BNPB mengimbau masyarakat yang mengungsi secara mandiri karena takut terhadap gempa maupun isu tsunami susulan agar tidak mempercayai informasi yang tidak dapat dipertanggungjawabkan.

Gempa Susulan Tercatat 6.409 Kali

Berdasarkan data BMKG yang disampaikan BNPB, sebanyak 6.409 gempa tercatat hingga pukul 05.00 WIB pada hari kedelapan setelah bencana.

Gempa susulan terbesar tercatat berkekuatan magnitudo 6,2, sedangkan gempa terkecil memiliki magnitudo 1,1.

Dari seluruh rangkaian gempa tersebut, sebanyak 33 kejadian memiliki kekuatan sama dengan atau lebih besar dari magnitudo 5 dan 139 kejadian dirasakan masyarakat.
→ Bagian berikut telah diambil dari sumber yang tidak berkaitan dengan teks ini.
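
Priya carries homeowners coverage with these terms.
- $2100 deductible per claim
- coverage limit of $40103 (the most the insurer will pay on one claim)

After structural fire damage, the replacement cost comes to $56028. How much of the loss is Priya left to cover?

$15925

After the deductible, $56028 − $2100 = $53928 remains.
The $40103 per-incident cap binds; insurer pays $40103.
Homeowner's share is the uncovered remainder: $56028 − $40103 = $15925.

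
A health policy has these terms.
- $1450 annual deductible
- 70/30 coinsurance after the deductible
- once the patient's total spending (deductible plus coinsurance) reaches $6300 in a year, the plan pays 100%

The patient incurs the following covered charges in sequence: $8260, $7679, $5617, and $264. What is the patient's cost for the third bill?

$503.30

Bill 1, $8260: $1450 finishes the deductible; $6810 goes to coinsurance; coinsurance $6810 × 30% = $2043. Cost to patient: $3493. OOP to date $3493.
Bill 2, $7679: deductible already satisfied, so patient's share is 30% × $7679 = $2303.70. Patient owes $2303.70 (running OOP $5796.70).
Bill 3, $5617: deductible already satisfied, so patient's share is 30% × $5617 = $1685.10. Adding that to $5796.70 gives $7481.80, past the $6300 cap; patient pays only $6300 − $5796.70 = $503.30.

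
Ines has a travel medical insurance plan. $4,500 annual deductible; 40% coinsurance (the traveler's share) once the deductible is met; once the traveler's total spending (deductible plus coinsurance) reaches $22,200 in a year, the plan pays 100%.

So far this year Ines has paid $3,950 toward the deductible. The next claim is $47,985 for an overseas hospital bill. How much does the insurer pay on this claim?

Remaining deductible: $4,500 − $3,950 = $550.
The remaining $47,435 (= $47,985 − $550) moves to coinsurance.
Coinsurance: $47,435 × 40% = $18,974.
That puts the traveler's cost at $550 + $18,974 = $19,524 before any cap.
Adding $19,524 to the $3,950 already spent would give $23,474, which exceeds the $22,200 cap; the traveler pays just $22,200 − $3,950 = $18,250.
The insurer covers the remainder: $47,985 − $18,250 = $29,735.

$29,735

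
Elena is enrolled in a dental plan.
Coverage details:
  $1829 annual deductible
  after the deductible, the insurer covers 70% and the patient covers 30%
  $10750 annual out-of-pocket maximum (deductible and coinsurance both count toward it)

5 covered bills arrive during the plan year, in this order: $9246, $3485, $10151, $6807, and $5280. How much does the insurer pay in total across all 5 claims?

Claim 1 — $9246: $1829 to deductible, leaving $7417; patient's 30% is $2225.10. Cost to patient: $4054.10. OOP to date $4054.10. Plan pays $9246 − $4054.10 = $5191.90.
Claim 2 — $3485: deductible met; 30% of $3485 = $1045.50. Patient pays $1045.50; OOP now $5099.60. Insurer: $3485 − $1045.50 = $2439.50.
Claim 3 — $10151: 30% coinsurance on $10151 = $3045.30. Patient pays $3045.30; OOP now $8144.90. Plan pays $10151 − $3045.30 = $7105.70.
Claim 4 — $6807: deductible met; 30% of $6807 = $2042.10. Cost to patient: $2042.10. OOP to date $10187. Plan pays $6807 − $2042.10 = $4764.90.
Claim 5 — $5280: deductible already satisfied, so patient's share is 30% × $5280 = $1584. That would push OOP to $11771, over the $10750 cap, so patient pays $10750 − $10187 = $563. Plan pays $5280 − $563 = $4717.
Insurer total = bills − patient's total = $34969 − $10750 = $24219.

$24219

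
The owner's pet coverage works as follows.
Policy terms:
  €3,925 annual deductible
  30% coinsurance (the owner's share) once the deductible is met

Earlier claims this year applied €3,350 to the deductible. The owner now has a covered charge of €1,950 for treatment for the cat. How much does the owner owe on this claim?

€3,350 of the €3,925 deductible is already met, leaving €575.
That leaves €1,950 − €575 = €1,375 for coinsurance.
30% of €1,375 = €412.50 falls to the owner.
That puts the owner's cost at €575 + €412.50 = €987.50.

€987.50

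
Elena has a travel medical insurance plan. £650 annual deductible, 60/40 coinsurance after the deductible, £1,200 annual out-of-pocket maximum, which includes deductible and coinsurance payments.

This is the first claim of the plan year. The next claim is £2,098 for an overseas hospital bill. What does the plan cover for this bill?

The full £650 deductible is still open; £650 of this bill applies to it.
The remaining £1,448 (= £2,098 − £650) moves to coinsurance.
Coinsurance: £1,448 × 40% = £579.20.
That puts the traveler's cost at £650 + £579.20 = £1,229.20 before any cap.
That would bring total out-of-pocket to £1,229.20, past the £1,200 cap. The traveler is capped at £1,200 − £0 = £1,200 on this claim.
Insurer pays the balance: £2,098 − £1,200 = £898.

£898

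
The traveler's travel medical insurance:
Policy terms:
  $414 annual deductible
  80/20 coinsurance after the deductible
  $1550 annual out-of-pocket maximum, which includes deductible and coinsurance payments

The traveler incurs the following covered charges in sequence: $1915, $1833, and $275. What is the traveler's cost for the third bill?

#1 ($1915): $414 finishes the deductible; $1501 goes to coinsurance; traveler's 20% is $300.20. Traveler pays $714.20; OOP now $714.20.
#2 ($1833): deductible met; 20% of $1833 = $366.60. Cost to traveler: $366.60. OOP to date $1080.80.
#3 ($275): deductible met; 20% of $275 = $55. Traveler pays $55; OOP now $1135.80.

$55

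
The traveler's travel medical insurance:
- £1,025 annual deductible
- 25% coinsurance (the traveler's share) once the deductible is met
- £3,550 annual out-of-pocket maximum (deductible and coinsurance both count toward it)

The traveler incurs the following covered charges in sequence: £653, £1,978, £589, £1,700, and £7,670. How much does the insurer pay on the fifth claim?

#1 (£653): entire amount goes to the deductible. Cost to traveler: £653. OOP to date £653. Insurer: £653 − £653 = £0.
#2 (£1,978): £372 finishes the deductible; £1,606 goes to coinsurance; traveler's 25% is £401.50. Cost to traveler: £773.50. OOP to date £1,426.50. Insurer: £1,978 − £773.50 = £1,204.50.
#3 (£589): deductible met; 25% of £589 = £147.25. Traveler pays £147.25; OOP now £1,573.75. Insurer: £589 − £147.25 = £441.75.
#4 (£1,700): deductible met; 25% of £1,700 = £425. Cost to traveler: £425. OOP to date £1,998.75. Insurer: £1,700 − £425 = £1,275.
#5 (£7,670): deductible already satisfied, so traveler's share is 25% × £7,670 = £1,917.50. Adding that to £1,998.75 gives £3,916.25, past the £3,550 cap; traveler pays only £3,550 − £1,998.75 = £1,551.25. Plan pays £7,670 − £1,551.25 = £6,118.75.

£6,118.75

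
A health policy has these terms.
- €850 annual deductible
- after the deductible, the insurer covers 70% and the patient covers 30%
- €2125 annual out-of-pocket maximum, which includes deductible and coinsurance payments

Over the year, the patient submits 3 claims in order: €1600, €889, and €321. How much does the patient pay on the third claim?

€96.30

Bill 1, €1600: €850 finishes the deductible; €750 goes to coinsurance; 30% of €750 = €225. Patient pays €1075; OOP now €1075.
Bill 2, €889: deductible already satisfied, so patient's share is 30% × €889 = €266.70. Cost to patient: €266.70. OOP to date €1341.70.
Bill 3, €321: deductible met; 30% of €321 = €96.30. Patient pays €96.30; OOP now €1438.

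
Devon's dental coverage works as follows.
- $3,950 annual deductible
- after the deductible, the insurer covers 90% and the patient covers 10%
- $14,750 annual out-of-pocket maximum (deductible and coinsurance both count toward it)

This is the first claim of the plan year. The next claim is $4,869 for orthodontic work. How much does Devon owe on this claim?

The full $3,950 deductible is still open; $3,950 of this bill applies to it.
That leaves $4,869 − $3,950 = $919 for coinsurance.
10% of $919 = $91.90 falls to the patient.
So the patient owes $3,950 + $91.90 = $4,041.90 before any cap.
Cumulative spending $0 + $4,041.90 = $4,041.90 stays under the $14,750 maximum.

$4,041.90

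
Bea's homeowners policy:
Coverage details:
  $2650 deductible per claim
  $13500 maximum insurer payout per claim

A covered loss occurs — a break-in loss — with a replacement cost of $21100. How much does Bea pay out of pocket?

After the deductible, $21100 − $2650 = $18450 remains.
The $13500 per-incident cap binds; insurer pays $13500.
The homeowner bears the rest of the original loss: $21100 − $13500 = $7600.

$7600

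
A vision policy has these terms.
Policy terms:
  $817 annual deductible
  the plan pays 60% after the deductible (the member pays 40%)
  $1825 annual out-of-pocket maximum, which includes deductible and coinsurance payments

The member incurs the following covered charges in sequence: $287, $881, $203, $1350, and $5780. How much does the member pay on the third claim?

Claim 1 ($287): all of it applies to the deductible. Cost to member: $287. OOP to date $287.
Claim 2 ($881): $530 finishes the deductible; $351 goes to coinsurance; coinsurance $351 × 40% = $140.40. Member owes $670.40 (running OOP $957.40).
Claim 3 ($203): 40% coinsurance on $203 = $81.20. Member owes $81.20 (running OOP $1038.60).

$81.20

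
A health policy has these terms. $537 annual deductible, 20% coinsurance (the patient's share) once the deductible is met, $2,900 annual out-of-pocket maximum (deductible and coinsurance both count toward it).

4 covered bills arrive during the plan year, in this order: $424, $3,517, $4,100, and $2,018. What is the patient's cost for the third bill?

$820

Bill 1, $424: all of it applies to the deductible. Patient owes $424 (running OOP $424).
Bill 2, $3,517: deductible takes $113, $3,404 remains; coinsurance $3,404 × 20% = $680.80. Patient owes $793.80 (running OOP $1,217.80).
Bill 3, $4,100: deductible met; 20% of $4,100 = $820. Patient pays $820; OOP now $2,037.80.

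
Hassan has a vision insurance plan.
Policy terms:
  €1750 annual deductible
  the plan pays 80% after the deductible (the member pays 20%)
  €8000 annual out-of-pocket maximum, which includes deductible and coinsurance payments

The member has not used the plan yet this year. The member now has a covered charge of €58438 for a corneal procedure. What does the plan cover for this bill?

€50438

Deductible not yet touched, so the first €1750 of the bill goes to the deductible.
After the €1750 deductible portion, €58438 − €1750 = €56688 is subject to coinsurance.
Member's 20% share of €56688 is €11337.60.
That puts the member's cost at €1750 + €11337.60 = €13087.60 before any cap.
That would bring total out-of-pocket to €13087.60, past the €8000 cap. The member is capped at €8000 − €0 = €8000 on this claim.
Insurer pays the balance: €58438 − €8000 = €50438.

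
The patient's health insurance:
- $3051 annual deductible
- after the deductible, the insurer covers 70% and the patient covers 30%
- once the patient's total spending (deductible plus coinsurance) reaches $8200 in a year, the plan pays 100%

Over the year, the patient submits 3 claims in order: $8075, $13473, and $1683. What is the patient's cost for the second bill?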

"Susulan yang terbesar ada 6,2 magnitudo. Kemudian, yang terkecil 1,1. Yang sama dengan atau lebih besar dari 5 magnitudo ada 33 kali. Dan gempa susulan, ya tentu saja yang 33 kali itu pasti dirasakan masyarakat. Tetapi dari 6.409 kali gempa itu ada 139 kali yang dirasakan oleh masyarakat," ungkap Suharyanto.

BNPB memperkirakan aktivitas gempa susulan masih dapat berlangsung selama tiga hingga empat minggu ke depan hingga kondisi lempeng bumi kembali stabil.

Meski gempa susulan masih berpotensi berlangsung beberapa minggu, tren aktivitasnya diperkirakan terus menurun.

Bantuan ke Pengungsi Terpencil Belum Sepenuhnya Terjangkau

Pemerintah daerah terus berupaya menyalurkan bantuan logistik kepada masyarakat yang memilih bertahan di titik-titik pengungsian mandiri.

Distribusi bantuan ke sejumlah lokasi yang sulit dijangkau dilakukan menggunakan kendaraan berukuran kecil hingga dengan berjalan kaki menembus kawasan perbukitan.

BNPB mengakui kebutuhan seluruh pengungsi mandiri hingga saat ini belum sepenuhnya dapat dijangkau dan dipenuhi.

"Apakah semuanya sudah terjangkau, apakah semuanya sudah dapat, apakah semuanya sudah cukup, kami jawab belum cukup. Tetapi seiring dengan berjalannya waktu, kami akan berusaha sekuat tenaga agar para pengungsi mandiri yang tetap bertahan di tempat-tempat yang jauh (atau) tidak mau merapat ke titik-titik pengungsian terpusat, tetap dilayani kebutuhan logistik dan kebutuhan dasar manusia lainnya," kata Suharyanto.

Pemerintah berkomitmen terus berupaya memastikan masyarakat yang bertahan di lokasi pengungsian terpencil memperoleh logistik dan kebutuhan dasar lainnya.